Die Neuerungen werden große Umwälzungen bei der Gewinnermittlung von Betriebsstätten mit sich bringen. Vorerst kann nur mit Genugtuung festgestellt werden, dass sie zumindest erst ab 2016 zur Anwendung kommen.

Um jeden Zweifel auszuräumen, sei festgehalten, dass die hier aufgezeigten Änderungen einzig die Einkommensteuern und nicht auch die MwSt betreffen.

 

 
 

Betriebsstätte: Attraktionsprinzip gestrichen

 (Art. 7)

Und noch eine wichtige Neuerung bei der Besteuerung der Betriebsstätten. Bislang galt:  Hatte ein ausländisches Unternehmen eine Betriebsstätten in Italien, so wurden dieser nach dem sog. Attraktionsprinzip auch andere Einkünfte des Unternehmens in Italien zugerechnet, so z.B. Veräußerungsgewinne aus Beteiligungen außerhalb des Betriebsstättenvermögens. Diese Handhabung widersprach den geltenden OECD-Grundsätzen zur Doppelbesteuerung und wurde abgeschafft.

Die Neuerungen gelten für das nach dem 7. Oktober 2015 beginnende Geschäftsjahr und damit bei einem mit dem Kalenderjahr übereinstimmenden Geschäftsjahr i. d.
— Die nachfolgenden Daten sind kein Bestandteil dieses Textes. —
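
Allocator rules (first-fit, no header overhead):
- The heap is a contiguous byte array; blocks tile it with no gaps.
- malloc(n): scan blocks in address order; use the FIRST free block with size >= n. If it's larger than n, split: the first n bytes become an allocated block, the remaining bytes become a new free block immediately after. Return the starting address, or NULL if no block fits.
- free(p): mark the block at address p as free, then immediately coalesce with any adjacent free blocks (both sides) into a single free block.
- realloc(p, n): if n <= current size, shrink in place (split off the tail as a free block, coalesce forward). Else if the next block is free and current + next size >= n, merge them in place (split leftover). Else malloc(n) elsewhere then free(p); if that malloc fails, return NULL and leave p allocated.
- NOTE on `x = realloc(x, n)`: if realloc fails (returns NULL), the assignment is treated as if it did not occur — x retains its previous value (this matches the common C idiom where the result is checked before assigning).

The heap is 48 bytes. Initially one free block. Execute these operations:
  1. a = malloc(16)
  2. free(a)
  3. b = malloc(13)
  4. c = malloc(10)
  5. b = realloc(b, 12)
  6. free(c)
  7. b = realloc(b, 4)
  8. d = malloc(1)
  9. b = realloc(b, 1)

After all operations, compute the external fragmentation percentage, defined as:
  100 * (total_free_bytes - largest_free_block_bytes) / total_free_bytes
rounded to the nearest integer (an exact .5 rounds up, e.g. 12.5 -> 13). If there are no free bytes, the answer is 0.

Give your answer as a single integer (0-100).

Op 1: a = malloc(16) -> a = 0; heap: [0-15 ALLOC][16-47 FREE]
Op 2: free(a) -> (freed a); heap: [0-47 FREE]
Op 3: b = malloc(13) -> b = 0; heap: [0-12 ALLOC][13-47 FREE]
Op 4: c = malloc(10) -> c = 13; heap: [0-12 ALLOC][13-22 ALLOC][23-47 FREE]
Op 5: b = realloc(b, 12) -> b = 0; heap: [0-11 ALLOC][12-12 FREE][13-22 ALLOC][23-47 FREE]
Op 6: free(c) -> (freed c); heap: [0-11 ALLOC][12-47 FREE]
Op 7: b = realloc(b, 4) -> b = 0; heap: [0-3 ALLOC][4-47 FREE]
Op 8: d = malloc(1) -> d = 4; heap: [0-3 ALLOC][4-4 ALLOC][5-47 FREE]
Op 9: b = realloc(b, 1) -> b = 0; heap: [0-0 ALLOC][1-3 FREE][4-4 ALLOC][5-47 FREE]
Free blocks: [3 43] total_free=46 largest=43 -> 100*(46-43)/46 = 300/46 ≈ 6.522 -> rounds to 7

Answer: 7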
R. ab 2016.

 

 
 

Freistellung ausländischer Betriebsstättengewinne in Italien (Art. 14)

Eine weitere Neuerung betrifft die wahlweise Freistellung der Betriebsstättengewinne (branch exemption). Im Sinne von Art. 168-ter wird für italienische Unternehmen die Möglichkeit einer Option vorgesehen, wonach die Gewinne und Verluste aller bestehenden und künftigen Betriebsstätten nur (!) im Ausland besteuert werden und damit in Italien steuerfrei bleiben.

Die Option muss alle ausländischen Betriebsstätten (Grundsatz „all in all out“) betreffen und sie ist unwiderruflich.

Ob die Option vorteilhaft ist, muss von Fall zu Fall gut geprüft werden, denn sie bringt auch mit sich, dass im Ausland bezahlte Steuern nicht angerechnet werden können und dass ausländische Verluste nicht mit italienischen Gewinnen verrechnet werden dürfen.

Verständlicherweise nur beschränkt anwendbar ist die Option auf Betriebsstätten in Steuerparadiesen. Es wird eine Übergangsbestimmung mit Nachholung der verwendeten Vorjahresverluste vorgesehen. Durch die Option ergibt sich nicht die Realisierung von latenten Veräußerungsgewinnen.

Zu diesem Zweck wird auch die Möglichkeit vorgesehen, ein verbindliches Auskunftsverfahren über die Existenz einer ausländischen Betriebsstätte bei der Agentur der Einnahmen einzuleiten.

Die Neuerungen gelten für das nach dem 7. Oktober 2015 beginnende Geschäftsjahr und damit bei einem mit dem Kalenderjahr übereinstimmenden Geschäftsjahr i. d. R. ab 2016.

 

 

 

Anrechnung ausl. Steuern in Italien (Art. 15)

Große Vorteile bringt die nächste Neuerung für die Anrechnung der ausländischen Steuern für Einkünfte, die auch in Italien erklärt werden müssen. Die ausländischen Steuern sind in Italien nun  in dem Jahr anrechenbar, in welchem die entsprechenden Einkünfte hier angemeldet werden, unter der Voraussetzung, dass diese Steuern im Ausland innerhalb des Termins der Steuererklärung für das Folgejahr endgültig veranlagt werden. Damit ist der Veranlagungstermin im Ausland um ein Jahr verlängert worden. Diese Möglichkeit gilt jetzt für alle Steuerpflichtigen, unabhängig von der Art der Einkünfte, und ist alternativ zur Regelung, wonach die Steuern erst in dem Jahr angerechnet werden dürfen, in welchem sie im Ausland definitiv bezahlt worden sind.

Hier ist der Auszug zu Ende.